# Happy Thanksgiving!!!



## touchofgrass (Feb 17, 2017)

Happy Thanksgiving, everyone!!!

MQ is smoking our 19lb bird in a little bit and I am making homemade gravy, mashed potatoes, corn, green bean casserole, yams and of course, dinner rolls and Cheesecake for dessert!
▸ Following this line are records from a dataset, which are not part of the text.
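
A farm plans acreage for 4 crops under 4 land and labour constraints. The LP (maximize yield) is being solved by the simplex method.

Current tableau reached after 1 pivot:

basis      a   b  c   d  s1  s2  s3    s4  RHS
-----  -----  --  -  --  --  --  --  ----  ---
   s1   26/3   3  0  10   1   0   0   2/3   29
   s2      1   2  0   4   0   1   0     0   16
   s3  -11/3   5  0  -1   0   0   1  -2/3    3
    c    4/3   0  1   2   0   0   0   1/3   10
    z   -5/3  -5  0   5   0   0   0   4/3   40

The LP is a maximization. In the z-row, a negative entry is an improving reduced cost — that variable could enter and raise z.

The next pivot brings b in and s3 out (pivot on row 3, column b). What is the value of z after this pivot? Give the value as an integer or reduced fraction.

Minimum ratio for b: 3/5 = 3/5.
z changes by −(z-row coeff of b)·ratio = −(-5)·(3/5) = 3.
New z = 40 + 3 = 43.

43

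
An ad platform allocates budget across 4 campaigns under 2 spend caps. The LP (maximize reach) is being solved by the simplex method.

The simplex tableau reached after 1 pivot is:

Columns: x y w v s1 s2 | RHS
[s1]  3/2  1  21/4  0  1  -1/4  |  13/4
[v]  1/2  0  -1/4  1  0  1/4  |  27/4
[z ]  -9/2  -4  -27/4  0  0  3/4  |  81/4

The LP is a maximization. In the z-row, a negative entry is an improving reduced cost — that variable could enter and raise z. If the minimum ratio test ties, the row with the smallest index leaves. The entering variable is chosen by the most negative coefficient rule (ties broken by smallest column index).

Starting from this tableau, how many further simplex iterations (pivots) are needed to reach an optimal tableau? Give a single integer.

pivot: w in, s1 out → z = 171/7
pivot: y in, w out → z = 133/4
pivot: s2 in, v out → z = 40
No improving column remains; optimal.

3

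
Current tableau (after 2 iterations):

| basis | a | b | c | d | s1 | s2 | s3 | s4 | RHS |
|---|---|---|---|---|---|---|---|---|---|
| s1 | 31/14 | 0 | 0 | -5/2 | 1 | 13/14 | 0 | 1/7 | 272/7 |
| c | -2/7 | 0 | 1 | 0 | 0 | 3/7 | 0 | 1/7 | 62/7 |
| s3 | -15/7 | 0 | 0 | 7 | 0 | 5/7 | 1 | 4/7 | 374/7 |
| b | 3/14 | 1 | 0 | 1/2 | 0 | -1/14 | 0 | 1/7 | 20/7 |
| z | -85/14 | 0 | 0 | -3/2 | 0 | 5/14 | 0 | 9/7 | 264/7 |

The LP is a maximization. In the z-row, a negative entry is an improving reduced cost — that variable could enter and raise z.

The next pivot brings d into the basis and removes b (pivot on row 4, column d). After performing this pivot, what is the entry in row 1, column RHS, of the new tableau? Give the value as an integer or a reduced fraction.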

Then the burrislings (children) will set up the Christmas tree!!

Love this time of year!!!

What traditions do your families have?


----------



## Ware (Jan 28, 2017)

Happy Thanksgiving!

We're having lunch with my parents and dinner with my in-laws. I am smoking some fresh bacon-wrapped turkey breasts on the Yoder for the evening meal. :thumbup:


----------



## ericgautier (Apr 22, 2017)

Happy Thanksgiving everyone!


----------



## dfw_pilot (Jan 28, 2017)




----------



## pennstater2005 (Jul 17, 2017)

dfw_pilot said:


>


Why?!


----------



## social port (Jun 19, 2017)

After the feast this evening, I'm headed up to the attic to bring down Christmas decorations. I'm going to get my Chevy Chase on.
Decorating starts tomorrow.

Happy Thanksgiving to all.


----------



## social port (Jun 19, 2017)

@pennstater2005 , the cook foretold of his intentions with the bird during a Muppets Christmas special in the 80s. It just looks like it has finally come to pass.


----------



## RDZed (Jul 13, 2018)

Yeah guys, Happy Thanksgiving!

This is my first bachelor Thanksgiving in 29 years. The wife and kids went up to Philly yesterday so it's beer, the dog and a day of crappie fishing in the back yard.


----------



## Ware (Jan 28, 2017)

social port said:


> pennstater2005 , the cook foretold of his intentions with the bird during a Muppets Christmas special in the 80s. It just looks like it has finally come to pass.


----------



## social port (Jun 19, 2017)

on the money, Mr. Ware :thumbup:


----------



## Ware (Jan 28, 2017)

The bacon-wrapped turkey breasts came off a little earlier than I expected. I wrapped them tightly in foil and put them in the oven to keep warm until we head to over to the in-laws'. :thumbup:


----------



## pennstater2005 (Jul 17, 2017)

Ware said:


> social port said:
> 
> 
> > pennstater2005 , the cook foretold of his intentions with the bird during a Muppets Christmas special in the 80s. It just looks like it has finally come to pass.


 :lol:


----------